Beastie Boys Span Generations, Genres At Show

Touring DJ Mixmaster Mike inspired versatile punk-rap trio with a masterful display of turntablism.

OAKLAND, Calif. -- At one point during the Beastie Boys' hour-and-a-half, 30-song set here Sunday night, MC Ad-Rock (born Adam Horovitz) made a joking reference to former '70s disco "Dance Fever" host Denny Terio.

Seconds later, you could have heard a nipple ring drop when the crowd paused uncomprehendingly.

Similarly, when Ad-Rock and fellow MC Mike D (born Michael Diamond) acted out godfather of soul James Brown's fabled shirking-off-the-cape routine before the final encore, quizzical looks abounded among the thousands of teenybopper attendees.

Like legendary rockers the Beatles or Led Zeppelin before them, the punk-rap trio known as the Beastie Boys have become a rock rite of passage; less an act than a phenomenon that spans musical generations.

Perhaps that explains the generation gap that divided the group from many of its fans at the B-Boys' performance at the New Arena.

Not that any of it seemed to matter to the B-Boys. After all, they've been around for 15 years -- an absurd lifespan in the rap scene -- and they still have the creative and commercial punch to deliver the platinum goods, as they've done with their recently released album, Hello Nasty.

Despite their grown-up miens and the social awareness they've brought to projects such as the Tibetan Freedom Concerts, the Beasties -- who also include rapper MCA (born Adam Yauch) and touring DJ Mixmaster Mike (born Mike Schwartz), of the San Francisco Bay Area's Invisibl Skratch Piklz -- seemed intent on reclaiming their status as one of the premiere live rap groups in the game.

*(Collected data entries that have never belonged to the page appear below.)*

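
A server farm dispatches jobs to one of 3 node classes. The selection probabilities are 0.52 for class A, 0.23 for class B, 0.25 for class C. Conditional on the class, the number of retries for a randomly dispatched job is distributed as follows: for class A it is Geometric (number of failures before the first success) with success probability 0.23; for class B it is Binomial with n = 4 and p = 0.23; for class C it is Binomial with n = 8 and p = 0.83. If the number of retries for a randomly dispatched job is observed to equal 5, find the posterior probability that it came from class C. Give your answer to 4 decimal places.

Likelihoods P(X=5 | ·): A: 0.062256; B: 0; C: 0.108374.
Posterior ∝ prior × likelihood. Numerator for C: 0.25·0.108374 = 0.0270935.
Normalizing constant: 0.52·0.062256 + 0.23·0 + 0.25·0.108374 = 0.0594666.
P(C | observation) = 0.0270935 / 0.0594666 = 0.455608.

0.4556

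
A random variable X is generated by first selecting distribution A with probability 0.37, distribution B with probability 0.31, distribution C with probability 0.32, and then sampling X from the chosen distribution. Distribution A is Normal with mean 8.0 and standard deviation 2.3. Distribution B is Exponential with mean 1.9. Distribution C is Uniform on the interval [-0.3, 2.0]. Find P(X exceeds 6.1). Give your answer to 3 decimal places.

Conditional on each component, P(X > 6.1): A: 0.795623; B: 0.0403354; C: 0.
By total probability, P(X > 6.1) = 0.37·0.795623 + 0.31·0.0403354 + 0.32·0 = 0.306884.

0.307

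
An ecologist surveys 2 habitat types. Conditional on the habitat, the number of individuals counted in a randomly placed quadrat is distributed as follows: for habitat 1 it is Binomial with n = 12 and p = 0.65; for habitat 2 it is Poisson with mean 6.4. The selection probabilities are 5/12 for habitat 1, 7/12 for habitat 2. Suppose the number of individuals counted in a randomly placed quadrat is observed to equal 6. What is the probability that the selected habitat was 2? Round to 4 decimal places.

0.6341

Likelihoods P(X=6 | ·): 1: 0.128103; 2: 0.158585.
Posterior ∝ prior × likelihood. Numerator for 2: 0.583333·0.158585 = 0.092508.
Normalizing constant: 0.416667·0.128103 + 0.583333·0.158585 = 0.145884.
P(2 | observation) = 0.092508 / 0.145884 = 0.634119.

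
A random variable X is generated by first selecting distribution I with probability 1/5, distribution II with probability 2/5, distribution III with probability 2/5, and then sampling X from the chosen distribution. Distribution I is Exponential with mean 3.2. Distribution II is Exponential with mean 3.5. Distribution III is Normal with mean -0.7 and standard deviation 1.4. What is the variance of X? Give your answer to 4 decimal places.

Per component, I: μ=3.2, E[X²]=20.48; II: μ=3.5, E[X²]=24.5; III: μ=-0.7, E[X²]=2.45.
E[X] = 0.2·3.2 + 0.4·3.5 + 0.4·-0.7 = 1.76.
E[X²] = 0.2·20.48 + 0.4·24.5 + 0.4·2.45 = 14.876.
Var(X) = E[X²] − (E[X])² = 14.876 − 3.0976 = 11.7784.

11.7784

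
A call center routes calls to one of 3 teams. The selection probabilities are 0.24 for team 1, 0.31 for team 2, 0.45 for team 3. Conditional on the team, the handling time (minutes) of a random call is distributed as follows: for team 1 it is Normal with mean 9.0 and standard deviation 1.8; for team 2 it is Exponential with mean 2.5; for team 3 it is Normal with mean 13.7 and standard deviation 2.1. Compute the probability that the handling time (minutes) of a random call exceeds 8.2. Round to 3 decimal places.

0.621

Conditional on each team, P(X > 8.2): 1: 0.671639; 2: 0.0376283; 3: 0.995591.
By total probability, P(X > 8.2) = 0.24·0.671639 + 0.31·0.0376283 + 0.45·0.995591 = 0.620874.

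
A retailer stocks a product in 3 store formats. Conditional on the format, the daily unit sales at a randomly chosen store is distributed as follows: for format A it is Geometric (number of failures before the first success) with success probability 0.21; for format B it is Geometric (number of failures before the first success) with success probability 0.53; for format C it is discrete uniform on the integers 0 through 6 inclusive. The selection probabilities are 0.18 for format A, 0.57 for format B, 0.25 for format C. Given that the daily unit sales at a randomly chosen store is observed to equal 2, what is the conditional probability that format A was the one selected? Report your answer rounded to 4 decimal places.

0.1872

Likelihoods P(X=2 | ·): A: 0.131061; B: 0.117077; C: 0.142857.
Posterior ∝ prior × likelihood. Numerator for A: 0.18·0.131061 = 0.023591.
Normalizing constant: 0.18·0.131061 + 0.57·0.117077 + 0.25·0.142857 = 0.126039.
P(A | observation) = 0.023591 / 0.126039 = 0.187172.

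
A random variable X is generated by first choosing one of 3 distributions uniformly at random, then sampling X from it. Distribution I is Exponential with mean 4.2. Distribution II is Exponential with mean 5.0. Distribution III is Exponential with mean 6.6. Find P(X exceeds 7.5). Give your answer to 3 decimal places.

0.237

Conditional on each component, P(X > 7.5): I: 0.167677; II: 0.22313; III: 0.320984.
By total probability, P(X > 7.5) = 0.333333·0.167677 + 0.333333·0.22313 + 0.333333·0.320984 = 0.237264.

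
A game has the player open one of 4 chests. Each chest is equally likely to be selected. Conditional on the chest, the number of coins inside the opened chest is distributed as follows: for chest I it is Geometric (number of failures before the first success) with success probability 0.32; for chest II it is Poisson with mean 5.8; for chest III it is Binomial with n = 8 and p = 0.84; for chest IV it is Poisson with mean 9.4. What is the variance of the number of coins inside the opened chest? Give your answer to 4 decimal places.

Per component, I: μ=2.125, E[X²]=11.1562; II: μ=5.8, E[X²]=39.44; III: μ=6.72, E[X²]=46.2336; IV: μ=9.4, E[X²]=97.76.
E[X] = 0.25·2.125 + 0.25·5.8 + 0.25·6.72 + 0.25·9.4 = 6.01125.
E[X²] = 0.25·11.1562 + 0.25·39.44 + 0.25·46.2336 + 0.25·97.76 = 48.6475.
Var(X) = E[X²] − (E[X])² = 48.6475 − 36.1351 = 12.5123.

12.5123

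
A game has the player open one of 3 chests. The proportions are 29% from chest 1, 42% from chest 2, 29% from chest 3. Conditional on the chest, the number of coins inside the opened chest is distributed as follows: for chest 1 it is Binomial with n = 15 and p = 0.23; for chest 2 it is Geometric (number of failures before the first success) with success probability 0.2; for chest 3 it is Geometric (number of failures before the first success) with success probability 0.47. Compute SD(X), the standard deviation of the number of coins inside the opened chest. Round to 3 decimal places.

3.371

Per component, 1: μ=3.45, E[X²]=14.559; 2: μ=4, E[X²]=36; 3: μ=1.12766, E[X²]=3.67089.
E[X] = 0.29·3.45 + 0.42·4 + 0.29·1.12766 = 3.00752.
E[X²] = 0.29·14.559 + 0.42·36 + 0.29·3.67089 = 20.4067.
Var(X) = E[X²] − (E[X])² = 20.4067 − 9.04518 = 11.3615.
SD(X) = √11.3615 = 3.37068.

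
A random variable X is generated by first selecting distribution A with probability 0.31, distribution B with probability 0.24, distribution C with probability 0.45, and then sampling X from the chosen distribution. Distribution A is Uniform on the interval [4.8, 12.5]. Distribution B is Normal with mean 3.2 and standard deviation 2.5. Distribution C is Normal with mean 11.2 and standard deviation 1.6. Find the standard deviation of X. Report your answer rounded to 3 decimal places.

3.770

Per component, A: μ=8.65, E[X²]=79.7633; B: μ=3.2, E[X²]=16.49; C: μ=11.2, E[X²]=128.
E[X] = 0.31·8.65 + 0.24·3.2 + 0.45·11.2 = 8.4895.
E[X²] = 0.31·79.7633 + 0.24·16.49 + 0.45·128 = 86.2842.
Var(X) = E[X²] − (E[X])² = 86.2842 − 72.0716 = 14.2126.
SD(X) = √14.2126 = 3.76996.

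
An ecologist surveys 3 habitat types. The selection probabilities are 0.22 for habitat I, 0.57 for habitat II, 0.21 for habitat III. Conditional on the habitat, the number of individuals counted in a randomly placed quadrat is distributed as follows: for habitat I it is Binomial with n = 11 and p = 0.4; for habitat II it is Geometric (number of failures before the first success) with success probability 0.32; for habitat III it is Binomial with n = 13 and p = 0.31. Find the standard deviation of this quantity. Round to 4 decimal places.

2.4576

Per component, I: μ=4.4, E[X²]=22; II: μ=2.125, E[X²]=11.1562; III: μ=4.03, E[X²]=19.0216.
E[X] = 0.22·4.4 + 0.57·2.125 + 0.21·4.03 = 3.02555.
E[X²] = 0.22·22 + 0.57·11.1562 + 0.21·19.0216 = 15.1936.
Var(X) = E[X²] − (E[X])² = 15.1936 − 9.15395 = 6.03965.
SD(X) = √6.03965 = 2.45757.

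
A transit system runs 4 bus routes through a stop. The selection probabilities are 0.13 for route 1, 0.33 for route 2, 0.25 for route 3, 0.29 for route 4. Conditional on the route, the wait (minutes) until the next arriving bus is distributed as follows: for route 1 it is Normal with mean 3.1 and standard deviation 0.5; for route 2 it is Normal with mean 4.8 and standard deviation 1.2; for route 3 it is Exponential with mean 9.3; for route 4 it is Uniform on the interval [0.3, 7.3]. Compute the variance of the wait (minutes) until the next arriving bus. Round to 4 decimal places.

28.6656

Per component, 1: μ=3.1, E[X²]=9.86; 2: μ=4.8, E[X²]=24.48; 3: μ=9.3, E[X²]=172.98; 4: μ=3.8, E[X²]=18.5233.
E[X] = 0.13·3.1 + 0.33·4.8 + 0.25·9.3 + 0.29·3.8 = 5.414.
E[X²] = 0.13·9.86 + 0.33·24.48 + 0.25·172.98 + 0.29·18.5233 = 57.977.
Var(X) = E[X²] − (E[X])² = 57.977 − 29.3114 = 28.6656.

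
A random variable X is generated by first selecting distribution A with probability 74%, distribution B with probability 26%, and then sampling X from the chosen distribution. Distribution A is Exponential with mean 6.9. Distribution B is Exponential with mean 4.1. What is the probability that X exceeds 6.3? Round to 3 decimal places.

Conditional on each component, P(X > 6.3): A: 0.401301; B: 0.215114.
By total probability, P(X > 6.3) = 0.74·0.401301 + 0.26·0.215114 = 0.352892.

0.353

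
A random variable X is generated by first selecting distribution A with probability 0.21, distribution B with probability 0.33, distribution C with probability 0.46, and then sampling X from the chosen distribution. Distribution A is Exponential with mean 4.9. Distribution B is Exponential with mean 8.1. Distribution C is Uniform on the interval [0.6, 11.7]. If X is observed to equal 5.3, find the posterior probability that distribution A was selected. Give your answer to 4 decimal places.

Likelihoods f(5.3 | ·): A: 0.0691922; B: 0.0641722; C: 0.0900901.
Posterior ∝ prior × likelihood. Numerator for A: 0.21·0.0691922 = 0.0145304.
Normalizing constant: 0.21·0.0691922 + 0.33·0.0641722 + 0.46·0.0900901 = 0.0771486.
P(A | observation) = 0.0145304 / 0.0771486 = 0.188342.

0.1883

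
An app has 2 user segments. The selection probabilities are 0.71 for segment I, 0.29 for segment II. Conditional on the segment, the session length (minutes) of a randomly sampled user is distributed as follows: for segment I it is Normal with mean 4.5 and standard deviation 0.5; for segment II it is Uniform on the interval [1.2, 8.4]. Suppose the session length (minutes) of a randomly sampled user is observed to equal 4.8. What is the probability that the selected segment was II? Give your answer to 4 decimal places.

Likelihoods f(4.8 | ·): I: 0.666449; II: 0.138889.
Posterior ∝ prior × likelihood. Numerator for II: 0.29·0.138889 = 0.0402778.
Normalizing constant: 0.71·0.666449 + 0.29·0.138889 = 0.513457.
P(II | observation) = 0.0402778 / 0.513457 = 0.0784443.

0.0784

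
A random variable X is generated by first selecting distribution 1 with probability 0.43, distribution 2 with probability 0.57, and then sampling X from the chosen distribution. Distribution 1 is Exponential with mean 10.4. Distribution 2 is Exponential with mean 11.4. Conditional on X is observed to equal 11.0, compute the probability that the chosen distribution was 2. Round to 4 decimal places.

Likelihoods f(11.0 | ·): 1: 0.03339; 2: 0.0334225.
Posterior ∝ prior × likelihood. Numerator for 2: 0.57·0.0334225 = 0.0190508.
Normalizing constant: 0.43·0.03339 + 0.57·0.0334225 = 0.0334085.
P(2 | observation) = 0.0190508 / 0.0334085 = 0.570238.

0.5702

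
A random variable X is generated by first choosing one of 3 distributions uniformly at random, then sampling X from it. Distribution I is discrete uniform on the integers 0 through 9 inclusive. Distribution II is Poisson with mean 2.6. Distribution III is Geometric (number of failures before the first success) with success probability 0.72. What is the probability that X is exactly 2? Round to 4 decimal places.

Conditional on each component, P(X = 2): I: 0.1; II: 0.251045; III: 0.056448.
By total probability, P(X = 2) = 0.333333·0.1 + 0.333333·0.251045 + 0.333333·0.056448 = 0.135831.

0.1358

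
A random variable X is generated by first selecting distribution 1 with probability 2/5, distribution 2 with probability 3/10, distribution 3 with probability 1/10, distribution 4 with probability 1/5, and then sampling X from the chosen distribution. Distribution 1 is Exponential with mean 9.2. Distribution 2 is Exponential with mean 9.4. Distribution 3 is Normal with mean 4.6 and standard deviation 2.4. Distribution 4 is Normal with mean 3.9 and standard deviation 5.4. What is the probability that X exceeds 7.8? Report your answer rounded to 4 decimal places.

Conditional on each component, P(X > 7.8): 1: 0.428345; 2: 0.436142; 3: 0.0912112; 4: 0.235079.
By total probability, P(X > 7.8) = 0.4·0.428345 + 0.3·0.436142 + 0.1·0.0912112 + 0.2·0.235079 = 0.358318.

0.3583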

They arrived onstage to a deafening roar from the sold-out crowd and with just a few of their patented jumping-bean moves, the Beasties took possession of the arena. Dressed in orange jumpsuits, they launched into "The Move," from Hello Nasty, and worked the in-the-round stage like tireless hip-hop cheerleaders.

Several furious mosh pits instantly formed on the floor during "Sure Shot" (RealAudio excerpt), the lead track from 1994's Ill Communication. And by the time the Beasties hit the old-school "Skills to Pay the Bills," you almost forgot this was a hip-hop show and not a glam-pop Kiss-style arena-rock fiesta. Fans bounced, arms pumping like protestors at an emotionally charged rally.

That is what really separates the B-Boys from their rock or rap contemporaries.

There aren't many, if any, groups that could segue from hip-hop into a mini-set of speed-metalesque punk tunes such as "Time for Livin'," then head back into a rap jam on "Remote Control."

As versatile as the Beasties were, however, the generation gap that separated them from many of their fans widened at several points. The mostly under-21 crowd seemed less than enthused by the Beasties' detour into punk tunes and a half-dozen funk instrumentals. The younger fans were more keyed in to such gimmes as "Root Down," "Super Disco Breakin' " and the set-ending "So Whatcha Want," which were served up with glee by the rappers.

This gap in musical sensibilities could also explain the group's use of its new DJ, Mixmaster Mike. Sadly, except for his show-opening display of dazzling turntablism and his brief excursions during the "Three MCs and One DJ" segments of the Beasties' set, Mixmaster Mike was sorely underused.

It was a waste because Mike's bouncy enthusiasm melded seamlessly into the B-Boy universe.

He goosed the arrangements of several old B-Boys classics, most notably "Egg Man," from Paul's Boutique (1989), which he transformed from a spare, snotty rap routine into a subsonic, bottom-heavy, Miami-bass booty jam.

The Beasties also seemed to be divided between their older and younger selves at this show. Given their expressed desire to re-write many of their youthfully offensive lyrics, the inclusion of the Licensed to Ill (1986) live staple "Paul Revere" was a surprise. On the more vulgar lines in this gun and drugs song -- which includes the raunchy lyric, "I did it like this/ I did it like that/ I did it with the wiffle ball bat," in reference to sex with a groupie -- they had the audience chant the words to most of the tune.

"Paul Revere" seemed to be oddly out of context in a show in which Yauch asked the crowd to practice nonviolence and, at one point, gave a shout out to his mom and dad.

But such subtle ironies were mostly lost on adoring fans like 20-year old Justice Ivanick.

A first time Beasties show-goer, Ivanick practically leapt over his seat during the knock-out-punch encore of "Sabotage" (RealAudio excerpt). "[The show was] so f---ing bad, dude," he exclaimed. "It was better than I ever expected. All of it, even the punk stuff."